The statistical portrait of the white woman in America certainly buttresses that image.

She has the longest life expectancy in the country and, through sheer numbers, dominates the demographic landscape. Her power at the polls is immense. Her risk of falling victim to street crime is low compared with the risk faced by black women. She’s rarely exposed to the AIDS virus, and breast cancer is no longer the death sentence for her that it is for so many others.

Relatively healthy, happy, safe and financially secure, she is the reigning queen of the “golden mean,” the norm by which other women are measured.

Given all of that, what does the white woman really have to be angry about?

Through the years, I have read much about the “angry white male,” the “endangered black male” and the “heavier but happy” black woman recently featured in The Washington Post.


White women, though, somehow elude such analysis. The Susan G. Komen Foundation and Planned Parenthood, both led by white women, have engaged in a dispute over funding that could result in the lives of thousands of low-income black women being put at risk.


No one wonders why the voices of the black poor are silent.


Perhaps the answer is obvious: the white woman decides who gets heard in such matters. By her own efforts, but also through her unique access to wealthy men, she builds institutions to support her causes. Other women may sit at the table, but she alone speaks on their behalf.

Whatever privileges come with being a white woman usually end up being cloaked by her emphasis on gender. Of course, with more than 123 million white women in America, characterizing her as a group would be especially difficult. But race and class will certainly tell you as much about her as some of the other labels used to define her, such as “Democrat” and “Republican.”

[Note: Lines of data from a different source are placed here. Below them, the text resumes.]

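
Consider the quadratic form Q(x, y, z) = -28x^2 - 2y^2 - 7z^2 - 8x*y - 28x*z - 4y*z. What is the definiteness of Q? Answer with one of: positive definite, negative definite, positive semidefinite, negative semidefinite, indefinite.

The associated matrix is A = [[-28, -4, -14], [-4, -2, -2], [-14, -2, -7]].
Congruent diagonalization of A (simultaneous row and column reduction) yields pivots -28, -10/7, 0.
That gives 2 negative, 1 zero pivots.
Hence Q is negative semidefinite.

negative semidefinite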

I find it quite odd that so much interest was paid to “The Help,” a book and movie about white women and their black maids in the early 1960s, and so little interest was paid to the racial divide that persists. Is it really possible that all remnants of the white woman’s deeply ingrained feelings of superiority over blacks have disappeared in such a short time?

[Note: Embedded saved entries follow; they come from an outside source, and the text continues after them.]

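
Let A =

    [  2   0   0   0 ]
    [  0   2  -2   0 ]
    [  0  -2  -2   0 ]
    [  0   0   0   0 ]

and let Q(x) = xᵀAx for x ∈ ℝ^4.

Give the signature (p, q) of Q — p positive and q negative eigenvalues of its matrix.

Congruent diagonalization of A (simultaneous row and column reduction) yields pivots 2, 2, -4, 0.
That gives 2 positive, 1 negative, 1 zero pivots.

(2, 1)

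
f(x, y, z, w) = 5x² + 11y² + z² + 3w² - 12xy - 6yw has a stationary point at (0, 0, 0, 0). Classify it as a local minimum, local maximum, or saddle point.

local minimum

The Hessian at the origin is H = [[10, -12, 0, 0], [-12, 22, 0, -6], [0, 0, 2, 0], [0, -6, 0, 6]].
Row-reducing H symmetrically gives the diagonal entries 10, 38/5, 2, 24/19.
Counting signs: 4 positive.
H is positive definite, so the origin is a strict local minimum.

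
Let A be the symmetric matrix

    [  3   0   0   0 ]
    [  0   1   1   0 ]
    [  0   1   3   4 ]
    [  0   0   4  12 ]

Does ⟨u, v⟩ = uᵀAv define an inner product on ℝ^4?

Congruent diagonalization of A (simultaneous row and column reduction) yields pivots 3, 1, 2, 4.
That gives 4 positive pivots.
Hence Q is positive definite.
⟨·,·⟩ is an inner product exactly when A is positive definite.

yes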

Conversations with a variety of women, some of whose voices will be amplified in subsequent columns, provided clues to better understand this racial chasm — and the anger of the women on both sides.

Doyle was especially insightful.


“To be honest with you, we are rattled because just a few years ago this nation was brought to the absolute brink and we nearly lost everything,” Doyle said in a telephone interview. “If you were comfortable in your lifestyle, had your Colonial home with a picket fence and thought ‘this is my entitlement, I am supposed to have this,’ and then learn that it can all go away in a hot New York minute? And instead of creating jobs, helping us stay in our homes, improving roads and schools, these dangerous men are in the state legislature obsessing over our wombs.”


For the white woman, perhaps, it is the fear of losing the rights that she’d come to take for granted that has led to the explosive displays of rage. For the black woman, thwarted in her drive to win some of those same rights, fear of not getting what she deserves is probably fueling a silent fury that will soon erupt as well.

Imagine them with arms locked and in protest together. They wouldn’t be just resisters in a “war on women,” but more like freedom fighters in a war to save America from the tyranny of man.